Korean Air Lines announced Tuesday that it will be training crew members to use Tasers and will hire more male flight attendants in the wake of an incident earlier this month where U.S. singer Richard Marx helped crew members subdue an unruly passenger.

The airline said it will allow crew members to “readily use stun guns” on violent passengers, according to Reuters.

The Dec. 20 incident saw Marx help crew members control a passenger who attacked flight attendants and passengers during a four hour debacle on a flight from Hanoi to Seoul. The passenger spit on and cursed at one crew member, a moment captured on video. He also pulled the hair of a flight attendant, according to Marx’s wife Daisy Fuentes.

“They didn’t know how to use the taser & they didn’t know how to secure the rope around him (he got loose from their rope restraints 3 times),” Fuentes wrote on social media.

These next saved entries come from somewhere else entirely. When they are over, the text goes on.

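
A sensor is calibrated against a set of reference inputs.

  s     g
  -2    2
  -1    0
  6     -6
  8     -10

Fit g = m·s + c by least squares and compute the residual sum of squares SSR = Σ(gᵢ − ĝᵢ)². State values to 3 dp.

SSR = 2.140

Normal-equation sums: Σs·s = 105, Σs = 11, Σ1 = 4.
For Xᵀg: Σs·g = -120, Σg = -14.
XᵀX·[m, c]ᵀ = Xᵀg becomes [[105, 11]; [11, 4]]·[m, c]ᵀ = [-120, -14]ᵀ.
Δ = 105·4 − 11² = 299.
m = ((-120)·4 − 11·(-14))/299 = -326/299; c = (105·(-14) − 11·(-120))/299 = -150/299.
Residuals: 96/299, -176/299, 24/23, -232/299; SSR = 640/299.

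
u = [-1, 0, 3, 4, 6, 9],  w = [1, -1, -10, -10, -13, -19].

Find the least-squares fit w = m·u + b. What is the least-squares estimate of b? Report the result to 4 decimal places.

With design matrix A, AᵀA = [[143, 21]; [21, 6]] and Aᵀw = [-320, -52]ᵀ.
det = 143·6 − 21² = 417.
m = ((-320)·6 − 21·(-52))/417 = -276/139; b = (143·(-52) − 21·(-320))/417 = -716/417.

b = -1.7170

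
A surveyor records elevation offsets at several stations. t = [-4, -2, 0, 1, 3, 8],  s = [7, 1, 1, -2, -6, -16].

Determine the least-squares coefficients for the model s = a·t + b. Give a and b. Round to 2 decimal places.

Forming MᵀM = [[94, 6]; [6, 6]] and Mᵀs = [-178, -15]ᵀ gives MᵀM·[a, b]ᵀ = Mᵀs.
Determinant 94·6 − 6² = 528.
a = ((-178)·6 − 6·(-15))/528 = -163/88; b = (94·(-15) − 6·(-178))/528 = -57/88.

a = -1.85, b = -0.65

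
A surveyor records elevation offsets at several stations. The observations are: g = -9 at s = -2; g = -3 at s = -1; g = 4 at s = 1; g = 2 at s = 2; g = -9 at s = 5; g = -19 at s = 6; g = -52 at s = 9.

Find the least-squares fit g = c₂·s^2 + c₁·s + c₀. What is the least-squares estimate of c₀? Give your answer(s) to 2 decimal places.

AᵀA·[c₂, c₁, c₀]ᵀ = Aᵀg reads: 8516·c₂ + 1070·c₁ + 152·c₀ = -5148;  1070·c₂ + 152·c₁ + 20·c₀ = -598;  152·c₂ + 20·c₁ + 7·c₀ = -86.
Row-reducing yields c₂ = -152657/158529, c₁ = 434324/158529, c₀ = 42090/52843.

c₀ = 0.80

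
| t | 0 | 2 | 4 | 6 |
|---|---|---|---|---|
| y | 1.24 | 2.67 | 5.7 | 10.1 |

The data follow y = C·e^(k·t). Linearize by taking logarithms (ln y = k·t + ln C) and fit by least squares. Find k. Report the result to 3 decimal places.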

Marx took to social media and accused the crew of being “ill-trained” and “ill-equipped” to handle the “chaotic and dangerous event”.

“Korean Air has incredibly strong security measures but is beefing them up and reinforcing them by increasing Taser training, looking at putting male flight attendants on all flights and it’s going to increase the overall training in the cabin,” said Korean Air spokesperson Penny Pfaelzer, according to NBC News.

Unlawful acts on airplanes in South Korea have more than tripled in the last five years, according to government data in that country.

Experts say Korean Air’s doing the right thing by training crew members on how to use Tasers. But some take issue with the desire to hire more male flight attendants.

“Gender has no bearing on ability to control an unruly passenger,” said Sara Nelson, international president of the Association of Flight Attendants-CWA, adding the airline “”should spend less time practicing sexist policies and more time implementing training and providing Flight Attendants with tools that actually make a difference.”

“On one hand, you could not do that in the U.S. … say that you’re going to hire a certain gender,” said Seth Kaplan, managing editor of the industry journal Airline Weekly. “But on the other hand, I think the gender balance here is a lot better than” in East Asia.

Men make up 10 percent of Korean Air flight attendants, according to Reuters. In the U.S., 24.2 percent of flight attendants are male, according to 2012 data analyzed by the number crunchers at FiveThirtyEight.

Despite the criticism, Korean Air says the new policy will aim to have one male in the cabin for each flight.